Most people who are "software engineers" or who are programmers for a living never need calculus, and skills like OOP design pattern, good coding practices, and the ability to think like a computer are far far more useful to most working software engineers than is calculus. This forum is naturally biased towards computing applications where calculus is used or towards academics, so it seems to us like it's really important for programming.

But almost every software job out there doesn't require calculus at all. It's part of what drove me towards engineering physics and away from pure CS/engineering--I wanted more continuous math.

That said, basic algebra and the ability to manipulate mathematical expressions involving polynomials and rational expressions *is* important for all software engineers.
 
  • #49
This forum is naturally biased towards computing applications where calculus is used or towards academics, so it seems to us like it's really important for programming.

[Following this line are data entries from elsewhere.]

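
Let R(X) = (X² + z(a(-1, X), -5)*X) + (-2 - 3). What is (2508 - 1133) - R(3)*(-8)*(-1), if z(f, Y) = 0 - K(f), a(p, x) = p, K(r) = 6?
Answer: 1487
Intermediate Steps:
z(f, Y) = -6 (z(f, Y) = 0 - 1*6 = 0 - 6 = -6)
R(X) = -5 + X² - 6*X (R(X) = (X² - 6*X) + (-2 - 3) = (X² - 6*X) - 5 = -5 + X² - 6*X)
(2508 - 1133) - R(3)*(-8)*(-1) = (2508 - 1133) - (-5 + 3² - 6*3)*(-8)*(-1) = 1375 - (-5 + 9 - 18)*(-8)*(-1) = 1375 - (-14*(-8))*(-1) = 1375 - 112*(-1) = 1375 - 1*(-112) = 1375 + 112 = 1487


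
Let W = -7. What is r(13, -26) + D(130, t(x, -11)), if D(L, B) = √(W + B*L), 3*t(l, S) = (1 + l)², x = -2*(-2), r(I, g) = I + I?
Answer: 26 + √9687/3 ≈ 58.807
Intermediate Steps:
r(I, g) = 2*I
x = 4
t(l, S) = (1 + l)²/3
D(L, B) = √(-7 + B*L)
r(13, -26) + D(130, t(x, -11)) = 2*13 + √(-7 + ((1 + 4)²/3)*130) = 26 + √(-7 + ((⅓)*5²)*130) = 26 + √(-7 + ((⅓)*25)*130) = 26 + √(-7 + (25/3)*130) = 26 + √(-7 + 3250/3) = 26 + √(3229/3) = 26 + √9687/3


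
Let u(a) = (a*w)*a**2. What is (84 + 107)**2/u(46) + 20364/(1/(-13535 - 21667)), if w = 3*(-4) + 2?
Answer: -697756550050561/973360 ≈ -7.1685e+8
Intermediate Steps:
w = -10 (w = -12 + 2 = -10)
u(a) = -10*a**3 (u(a) = (a*(-10))*a**2 = (-10*a)*a**2 = -10*a**3)
(84 + 107)**2/u(46) + 20364/(1/(-13535 - 21667)) = (84 + 107)**2/((-10*46**3)) + 20364/(1/(-13535 - 21667)) = 191**2/((-10*97336)) + 20364/(1/(-35202)) = 36481/(-973360) + 20364/(-1/35202) = 36481*(-1/973360) + 20364*(-35202) = -36481/973360 - 716853528 = -697756550050561/973360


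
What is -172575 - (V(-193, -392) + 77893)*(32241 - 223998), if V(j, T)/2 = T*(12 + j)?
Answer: 42147440754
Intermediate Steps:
V(j, T) = 2*T*(12 + j) (V(j, T) = 2*(T*(12 + j)) = 2*T*(12 + j))
-172575 - (V(-193, -392) + 77893)*(32241 - 223998) = -172575 - (2*(-392)*(12 - 193) + 77893)*(32241 - 223998) = -172575 - (2*(-392)*(-181) + 77893)*(-191757) = -172575 - (141904 + 77893)*(-191757) = -172575 - 219797*(-191757) = -172575 - 1*(-42147613329) = -172575 + 42147613329 = 42147440754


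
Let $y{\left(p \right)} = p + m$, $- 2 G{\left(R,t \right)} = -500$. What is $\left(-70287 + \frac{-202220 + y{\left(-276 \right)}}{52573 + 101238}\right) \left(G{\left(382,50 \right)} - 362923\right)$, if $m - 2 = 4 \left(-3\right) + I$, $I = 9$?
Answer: $\frac{3920899965186942}{153811} \approx 2.5492 \cdot 10^{10}$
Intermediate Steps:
$m = -1$ ($m = 2 + \left(4 \left(-3\right) + 9\right) = 2 + \left(-12 + 9\right) = 2 - 3 = -1$)
$G{\left(R,t \right)} = 250$ ($G{\left(R,t \right)} = \left(- \frac{1}{2}\right) \left(-500\right) = 250$)
$y{\left(p \right)} = -1 + p$ ($y{\left(p \right)} = p - 1 = -1 + p$)
$\left(-70287 + \frac{-202220 + y{\left(-276 \right)}}{52573 + 101238}\right) \left(G{\left(382,50 \right)} - 362923\right) = \left(-70287 + \frac{-202220 - 277}{52573 + 101238}\right) \left(250 - 362923\right) = \left(-70287 + \frac{-202220 - 277}{153811}\right) \left(-362673\right) = \left(-70287 - \frac{202497}{153811}\right) \left(-362673\right) = \left(- \frac{10811116254}{153811}\right) \left(-362673\right) = \frac{3920899965186942}{153811}$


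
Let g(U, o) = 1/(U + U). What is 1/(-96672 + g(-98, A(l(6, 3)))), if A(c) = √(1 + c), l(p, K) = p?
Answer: -196/18947713 ≈ -1.0344e-5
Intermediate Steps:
g(U, o) = 1/(2*U)
1/(-96672 + g(-98, A(l(6, 3)))) = 1/(-96672 + (½)/(-98)) = 1/(-96672 + (½)*(-1/98)) = 1/(-96672 - 1/196) = 1/(-18947713/196) = -196/18947713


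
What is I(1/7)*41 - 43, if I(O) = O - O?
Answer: -43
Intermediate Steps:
I(O) = 0
I(1/7)*41 - 43 = 0*41 - 43 = 0 - 43 = -43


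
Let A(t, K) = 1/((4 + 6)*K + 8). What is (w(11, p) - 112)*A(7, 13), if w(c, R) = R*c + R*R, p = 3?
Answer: -35/69 ≈ -0.50725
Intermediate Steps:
w(c, R) = R² + R*c (w(c, R) = R*c + R² = R² + R*c)
A(t, K) = 1/(8 + 10*K) (A(t, K) = 1/(10*K + 8) = 1/(8 + 10*K))
(w(11, p) - 112)*A(7, 13) = (3*(3 + 11) - 112)*(1/(2*(4 + 5*13))) = (3*14 - 112)*(1/(2*(4 + 65))) = (42 - 112)*((½)/69) = -35/69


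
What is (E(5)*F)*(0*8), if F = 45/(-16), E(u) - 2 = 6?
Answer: 0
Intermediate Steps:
E(u) = 8 (E(u) = 2 + 6 = 8)
F = -45/16 (F = 45*(-1/16) = -45/16 ≈ -2.8125)
(E(5)*F)*(0*8) = (8*(-45/16))*(0*8) = -45/2*0 = 0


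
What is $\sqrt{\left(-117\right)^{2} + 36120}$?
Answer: $\sqrt{49809} \approx 223.18$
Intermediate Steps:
$\sqrt{\left(-117\right)^{2} + 36120} = \sqrt{13689 + 36120} = \sqrt{49809}$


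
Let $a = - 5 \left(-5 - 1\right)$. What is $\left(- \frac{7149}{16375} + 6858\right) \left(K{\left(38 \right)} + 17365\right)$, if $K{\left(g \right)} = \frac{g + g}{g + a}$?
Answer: $\frac{33151470837624}{278375} \approx 1.1909 \cdot 10^{8}$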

Sure. I wasn't saying it was important for most programming. I was just saying there are some applications.

It is kind of amazing to me, though, how over-rated math seems to be. I think, not just in this forum, but in society in general, math has to be over-sold because most people hate it and say they are bad at it. So, maybe people like me, when I was younger get the message of "the more math, the better", when, in reality, the level of math that is actually in demand is sort of pitiful, by my standards, as a math PhD. It's just that most people find it so difficult/distasteful that they do need to have it over-sold to them, so they can just reach that minimal level and pass their high school algebra class, or maybe, at most, get through the standard engineering/CS math courses.

The thing that really amazes me is that I got disillusioned with my research as being too impractical, and then I turn around and find that even the very basic stuff like calculus isn't even in that high of a demand.

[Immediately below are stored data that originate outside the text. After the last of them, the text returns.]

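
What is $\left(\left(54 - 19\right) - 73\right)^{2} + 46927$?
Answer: $48371$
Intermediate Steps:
$\left(\left(54 - 19\right) - 73\right)^{2} + 46927 = \left(35 - 73\right)^{2} + 46927 = \left(-38\right)^{2} + 46927 = 1444 + 46927 = 48371$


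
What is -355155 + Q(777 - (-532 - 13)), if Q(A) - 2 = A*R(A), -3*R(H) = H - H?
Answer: -355153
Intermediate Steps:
R(H) = 0 (R(H) = -(H - H)/3 = -⅓*0 = 0)
Q(A) = 2 (Q(A) = 2 + A*0 = 2 + 0 = 2)
-355155 + Q(777 - (-532 - 13)) = -355155 + 2 = -355153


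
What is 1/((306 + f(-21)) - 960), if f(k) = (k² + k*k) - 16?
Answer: 1/212 ≈ 0.0047170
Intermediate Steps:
f(k) = -16 + 2*k² (f(k) = (k² + k²) - 16 = 2*k² - 16 = -16 + 2*k²)
1/((306 + f(-21)) - 960) = 1/((306 + (-16 + 2*(-21)²)) - 960) = 1/((306 + (-16 + 2*441)) - 960) = 1/((306 + (-16 + 882)) - 960) = 1/((306 + 866) - 960) = 1/(1172 - 960) = 1/212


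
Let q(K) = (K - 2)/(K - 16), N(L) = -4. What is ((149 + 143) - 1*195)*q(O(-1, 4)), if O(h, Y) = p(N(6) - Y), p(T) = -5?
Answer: 97/3 ≈ 32.333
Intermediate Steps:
O(h, Y) = -5
q(K) = (-2 + K)/(-16 + K)
((149 + 143) - 1*195)*q(O(-1, 4)) = ((149 + 143) - 1*195)*((-2 - 5)/(-16 - 5)) = (292 - 195)*(-7/(-21)) = 97*(-1/21*(-7)) = 97*(⅓) = 97/3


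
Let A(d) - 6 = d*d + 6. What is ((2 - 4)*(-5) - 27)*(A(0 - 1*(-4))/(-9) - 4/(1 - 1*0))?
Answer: 1088/9 ≈ 120.89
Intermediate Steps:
A(d) = 12 + d² (A(d) = 6 + (d*d + 6) = 6 + (d² + 6) = 6 + (6 + d²) = 12 + d²)
((2 - 4)*(-5) - 27)*(A(0 - 1*(-4))/(-9) - 4/(1 - 1*0)) = ((2 - 4)*(-5) - 27)*((12 + (0 - 1*(-4))²)/(-9) - 4/(1 - 1*0)) = (-2*(-5) - 27)*((12 + (0 + 4)²)*(-⅑) - 4/(1 + 0)) = (10 - 27)*((12 + 4²)*(-⅑) - 4/1) = -17*((12 + 16)*(-⅑) - 4*1) = -17*(28*(-⅑) - 4) = -17*(-28/9 - 4) = -17*(-64/9) = 1088/9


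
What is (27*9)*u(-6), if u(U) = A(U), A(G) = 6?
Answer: 1458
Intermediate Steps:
u(U) = 6
(27*9)*u(-6) = (27*9)*6 = 243*6 = 1458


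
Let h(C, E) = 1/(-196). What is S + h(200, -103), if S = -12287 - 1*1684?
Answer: -2738317/196 ≈ -13971.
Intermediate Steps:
S = -13971 (S = -12287 - 1684 = -13971)
h(C, E) = -1/196
S + h(200, -103) = -13971 - 1/196 = -2738317/196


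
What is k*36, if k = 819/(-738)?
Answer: -1638/41 ≈ -39.951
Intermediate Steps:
k = -91/82 (k = 819*(-1/738) = -91/82 ≈ -1.1098)
k*36 = -91/82*36 = -1638/41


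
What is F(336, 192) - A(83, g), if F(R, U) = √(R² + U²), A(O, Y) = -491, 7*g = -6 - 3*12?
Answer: 491 + 48*√65 ≈ 877.99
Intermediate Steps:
g = -6 (g = (-6 - 3*12)/7 = (-6 - 36)/7 = (⅐)*(-42) = -6)
F(336, 192) - A(83, g) = √(336² + 192²) - 1*(-491) = √(112896 + 36864) + 491 = √149760 + 491 = 48*√65 + 491 = 491 + 48*√65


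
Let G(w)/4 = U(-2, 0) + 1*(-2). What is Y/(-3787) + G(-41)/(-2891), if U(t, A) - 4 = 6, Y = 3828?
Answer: -1598276/1564031 ≈ -1.0219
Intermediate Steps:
U(t, A) = 10 (U(t, A) = 4 + 6 = 10)
G(w) = 32 (G(w) = 4*(10 + 1*(-2)) = 4*(10 - 2) = 4*8 = 32)
Y/(-3787) + G(-41)/(-2891) = 3828/(-3787) + 32/(-2891) = 3828*(-1/3787) + 32*(-1/2891) = -3828/3787 - 32/2891 = -1598276/1564031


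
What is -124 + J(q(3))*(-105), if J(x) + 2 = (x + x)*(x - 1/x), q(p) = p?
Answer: -1594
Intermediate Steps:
J(x) = -2 + 2*x*(x - 1/x) (J(x) = -2 + (x + x)*(x - 1/x) = -2 + (2*x)*(x - 1/x) = -2 + 2*x*(x - 1/x))
-124 + J(q(3))*(-105) = -124 + (-4 + 2*3²)*(-105) = -124 + (-4 + 2*9)*(-105) = -124 + (-4 + 18)*(-105) = -124 + 14*(-105) = -124 - 1470 = -1594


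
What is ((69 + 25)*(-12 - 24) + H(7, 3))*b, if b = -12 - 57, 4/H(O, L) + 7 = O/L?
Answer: 1634886/7 ≈ 2.3356e+5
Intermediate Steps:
H(O, L) = 4/(-7 + O/L)
b = -69
((69 + 25)*(-12 - 24) + H(7, 3))*b = ((69 + 25)*(-12 - 24) - 4*3/(-1*7 + 7*3))*(-69) = (94*(-36) - 4*3/(-7 + 21))*(-69) = (-3384 - 4*3/14)*(-69) = (-3384 - 4*3*1/14)*(-69) = (-3384 - 6/7)*(-69) = -23694/7*(-69) = 1634886/7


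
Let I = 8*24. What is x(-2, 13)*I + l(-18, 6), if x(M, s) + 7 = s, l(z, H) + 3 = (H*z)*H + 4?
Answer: 505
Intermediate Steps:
l(z, H) = 1 + z*H² (l(z, H) = -3 + ((H*z)*H + 4) = -3 + (z*H² + 4) = -3 + (4 + z*H²) = 1 + z*H²)
I = 192
x(M, s) = -7 + s
x(-2, 13)*I + l(-18, 6) = (-7 + 13)*192 + (1 - 18*6²) = 6*192 + (1 - 18*36) = 1152 + (1 - 648) = 1152 - 647 = 505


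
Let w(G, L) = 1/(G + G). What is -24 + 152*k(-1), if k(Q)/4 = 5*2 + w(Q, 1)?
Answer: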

Still, you can do some cool stuff with math and programming.
 
  • #50
homeomorphic said:
The thing that really amazes me is that I got disillusioned with my research as being too impractical, and then I turn around and find that even the very basic stuff like calculus isn't even in that high of a demand.

I wonder how much of that is because computers do math for us? Cashiers don't need to do anything other than figure denominations when giving out change.

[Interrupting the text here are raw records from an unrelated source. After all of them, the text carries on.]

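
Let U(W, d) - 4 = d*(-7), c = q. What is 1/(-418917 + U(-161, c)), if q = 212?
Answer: -1/420397 ≈ -2.3787e-6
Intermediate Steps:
c = 212
U(W, d) = 4 - 7*d (U(W, d) = 4 + d*(-7) = 4 - 7*d)
1/(-418917 + U(-161, c)) = 1/(-418917 + (4 - 7*212)) = 1/(-418917 + (4 - 1484)) = 1/(-418917 - 1480) = 1/(-420397) = -1/420397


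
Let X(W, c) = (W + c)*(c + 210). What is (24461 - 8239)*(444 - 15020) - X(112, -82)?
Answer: -236455712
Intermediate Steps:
X(W, c) = (210 + c)*(W + c) (X(W, c) = (W + c)*(210 + c) = (210 + c)*(W + c))
(24461 - 8239)*(444 - 15020) - X(112, -82) = (24461 - 8239)*(444 - 15020) - ((-82)² + 210*112 + 210*(-82) + 112*(-82)) = 16222*(-14576) - (6724 + 23520 - 17220 - 9184) = -236451872 - 1*3840 = -236451872 - 3840 = -236455712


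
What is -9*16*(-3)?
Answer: 432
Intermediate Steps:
-9*16*(-3) = -144*(-3) = 432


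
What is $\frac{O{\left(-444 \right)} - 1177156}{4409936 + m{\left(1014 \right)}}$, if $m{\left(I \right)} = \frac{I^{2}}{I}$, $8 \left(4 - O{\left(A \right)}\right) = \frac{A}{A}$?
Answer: $- \frac{9417217}{35287600} \approx -0.26687$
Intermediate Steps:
$O{\left(A \right)} = \frac{31}{8}$ ($O{\left(A \right)} = 4 - \frac{A \frac{1}{A}}{8} = 4 - \frac{1}{8} = \frac{31}{8}$)
$m{\left(I \right)} = I$
$\frac{O{\left(-444 \right)} - 1177156}{4409936 + m{\left(1014 \right)}} = \frac{\frac{31}{8} - 1177156}{4409936 + 1014} = - \frac{9417217}{8 \cdot 4410950} = \left(- \frac{9417217}{8}\right) \frac{1}{4410950} = - \frac{9417217}{35287600}$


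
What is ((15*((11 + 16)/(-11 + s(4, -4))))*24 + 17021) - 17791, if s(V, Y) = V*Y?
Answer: -1130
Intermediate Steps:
((15*((11 + 16)/(-11 + s(4, -4))))*24 + 17021) - 17791 = ((15*((11 + 16)/(-11 + 4*(-4))))*24 + 17021) - 17791 = ((15*(27/(-11 - 16)))*24 + 17021) - 17791 = ((15*(27/(-27)))*24 + 17021) - 17791 = ((15*(27*(-1/27)))*24 + 17021) - 17791 = ((15*(-1))*24 + 17021) - 17791 = (-15*24 + 17021) - 17791 = (-360 + 17021) - 17791 = 16661 - 17791 = -1130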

I think that the most valuable use of math in every day life is in statistics, so you know when companies and politicians and governments are trying to trick you. Appreciating normal distributions, when absolute vs. per capita/per area/per whatever numbers are preferred, the difference between rates of change and exact values of a variable, how graphs can be manipulated to exaggerate or hide, etc. I'd say people are woefully uninformed, and I think/hope that in the future we will regard widespread statistical illiteracy as much a thing of the past as widespread adult illiteracy is regarded now.


Next to statistics, I think the next most useful use of math for everyday life is figuring fractions and percents. I use this all of the time, whether I'm putting together a household budget spreadsheet or seeing which kind of toilet paper is the cheapest per square meter.

And, of course, the value of mathematical thinking, although unfortunately you don't really start to get to this until analysis or discrete math, IME.